After the Flight
Good things to know when preparing for your flight: After the Flight
After the Flight
Flights can be as stressful after the fact as they can be in the planning stages. Following a flight, passengers may be jet-lagged and tired, or have to deal with problems such as lost luggage. Long-haul flights across time zones can badly disorientate a person’s internal body clock. Jet lag is worse the longer the journey. For example, if a passenger flies from the UK to Australia, between which there is an 11-hour time difference, their days will feel like nights, and their nights like days, once they arrive at their destination.
Jet lag manifests itself in symptoms of fatigue, difficulty sleeping, and inability to concentrate or function. It also affects appetite, digestion, and blood pressure. It generally hits when travelling across two or more time zones, and the passenger may need a day for each time zone crossed to adjust. Jet lag is the result of the internal clock being reset suddenly, and the body needs time to catch up. The body’s synchronisation with its local schedule is known as “circadian rhythm”. Jet lag tends to be easier to handle when travelling west, than it is when travelling east. This is because it involves staying up late, which most people find easier. However, it can be different if the person is a morning person, or has difficulty staying up late in general. The key to beating jet lag is to adjust to the local time as quickly as possible. Passengers can help to prepare themselves by going to bed and waking up at the destination times before flying, if the time difference is only a few hours. On the flight, it helps if passengers set their clocks to the destination time before takeoff, and, if possible, sleep on the plane. On arrival, it is best not to go to sleep right away, but to stay awake until the local bedtime. Artificial stimulation, such as caffeine, will do more harm than good, as tempting as it may be to use it to stay awake during the local time. When it comes time to sleep, travellers should cut out other sleep disturbances, such as excessive bedroom light and noise and uncomfortable temperatures, to promote a good night’s sleep.

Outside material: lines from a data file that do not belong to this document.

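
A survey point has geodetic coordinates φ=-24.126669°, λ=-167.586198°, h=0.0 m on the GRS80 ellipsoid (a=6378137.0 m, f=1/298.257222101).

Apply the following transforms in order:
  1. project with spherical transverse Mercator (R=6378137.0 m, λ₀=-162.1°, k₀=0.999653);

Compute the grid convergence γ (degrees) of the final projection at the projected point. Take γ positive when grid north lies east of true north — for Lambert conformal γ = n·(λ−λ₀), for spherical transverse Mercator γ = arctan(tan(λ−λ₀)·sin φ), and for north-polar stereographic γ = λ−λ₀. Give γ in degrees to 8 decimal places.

2.24823666

start: φ=-24.126669°, λ=-167.586198°, h=0.000 m
→ into tm (λ₀=-162.1°): φ=-24.12666900°, λ−λ₀=-5.48619800°
convergence γ = 2.24823666°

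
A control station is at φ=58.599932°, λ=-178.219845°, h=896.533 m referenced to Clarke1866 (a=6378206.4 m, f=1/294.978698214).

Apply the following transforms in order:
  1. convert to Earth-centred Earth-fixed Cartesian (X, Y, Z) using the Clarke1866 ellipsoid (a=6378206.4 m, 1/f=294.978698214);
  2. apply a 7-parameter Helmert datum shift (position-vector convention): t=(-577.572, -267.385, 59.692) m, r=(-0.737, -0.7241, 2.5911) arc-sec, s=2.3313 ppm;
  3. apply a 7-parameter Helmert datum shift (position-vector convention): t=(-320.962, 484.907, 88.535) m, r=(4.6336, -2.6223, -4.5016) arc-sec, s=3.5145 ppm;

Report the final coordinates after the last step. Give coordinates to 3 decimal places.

X=-3331203.512 m, Y=-103355.713 m, Z=5421540.916 m

start: φ=58.599932°, λ=-178.219845°, h=896.533 m
→ ECEF (a=6378206.400, f=1/294.978698214): X=-3330196.5864, Y=-103501.0684, Z=5421416.9940
→ Helmert 7p (PV): X=-3330799.6540, Y=-103791.1576, Z=5421478.0040
→ Helmert 7p (PV): X=-3331203.5122, Y=-103355.7128, Z=5421540.9157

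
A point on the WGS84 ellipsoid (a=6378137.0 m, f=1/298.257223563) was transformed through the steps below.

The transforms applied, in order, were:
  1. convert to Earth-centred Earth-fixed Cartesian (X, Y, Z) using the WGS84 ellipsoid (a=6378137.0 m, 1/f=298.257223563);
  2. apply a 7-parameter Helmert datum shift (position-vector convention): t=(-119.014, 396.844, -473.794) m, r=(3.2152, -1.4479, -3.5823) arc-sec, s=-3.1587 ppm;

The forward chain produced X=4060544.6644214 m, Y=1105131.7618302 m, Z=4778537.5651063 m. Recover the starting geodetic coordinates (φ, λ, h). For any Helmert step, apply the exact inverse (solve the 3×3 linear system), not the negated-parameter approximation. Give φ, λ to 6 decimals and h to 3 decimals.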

Lost, Missing, and Damaged Luggage
Another difficulty that passengers may have to deal with after a flight is lost, stolen, or missing baggage. Passengers are most likely to encounter missing luggage on connecting flights. It is up to the owner to provide proof if seeking compensation for damaged bags, and airlines post notices that they are not responsible for minor damages, such as scuffing. There also is likely to be a limit on how much an airline is required to compensate. Luggage claims can include purchases that passengers have had to make in order to compensate for mishandling, costs of actual damage to bags, and purchases that passengers may need to make to replace an essential item that is in a missing piece of luggage. This can also mean items missing or stolen from luggage. Missing luggage is considered lost if it is not recovered within 21 days. To protect against lost or stolen baggage, the best thing passengers can do is buy travel insurance. Names and contact details should be on the insides and outsides of bags, in order to minimise the risk of the luggage going missing. Passengers should make sure they are familiar with security restrictions. Some airlines accept more liability if the owner declares that valuables are inside the bags, and pays a fee. It also helps to put something on bags to make them easily recognisable, such as brightly coloured luggage tags, a distinctive luggage strap, or stickers. This will minimise the chance of another passenger mistaking the bag for their own, and help the airline locate it if it goes missing.

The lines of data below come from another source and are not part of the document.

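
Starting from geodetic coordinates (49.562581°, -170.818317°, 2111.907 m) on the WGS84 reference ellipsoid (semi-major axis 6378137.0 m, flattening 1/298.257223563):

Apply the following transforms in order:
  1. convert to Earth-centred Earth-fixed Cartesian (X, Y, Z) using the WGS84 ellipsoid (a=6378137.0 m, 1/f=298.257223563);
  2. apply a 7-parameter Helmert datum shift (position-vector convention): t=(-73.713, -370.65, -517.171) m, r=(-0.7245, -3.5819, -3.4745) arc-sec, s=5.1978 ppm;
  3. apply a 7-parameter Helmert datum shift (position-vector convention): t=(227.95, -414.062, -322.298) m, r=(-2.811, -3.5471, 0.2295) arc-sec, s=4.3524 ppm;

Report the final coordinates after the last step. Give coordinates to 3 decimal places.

X=-4093319.701 m, Y=-662264.000 m, Z=4832058.222 m

start: φ=49.562581°, λ=-170.818317°, h=2111.907 m
→ ECEF (a=6378137.000, f=1/298.257223563): X=-4093257.4066, Y=-661620.1970, Z=4832981.6695
→ Helmert 7p (PV): X=-4093447.4682, Y=-661908.3595, Z=4832420.8613
→ Helmert 7p (PV): X=-4093319.7008, Y=-662263.9999, Z=4832058.2219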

If a piece of luggage is found to be missing or damaged at the baggage claim, the owner should report it to luggage-handling staff immediately, and take the staff member’s name and contact information. They will need also to fill out a property irregularity report form. If the passenger must replace essentials that are in missing bags, they must keep the receipts to support any claims. Many airlines provide online claim-tracking services. However, even with the careful efforts they may make to get compensation from an airline, passengers can often get better claims from their travel insurance companies.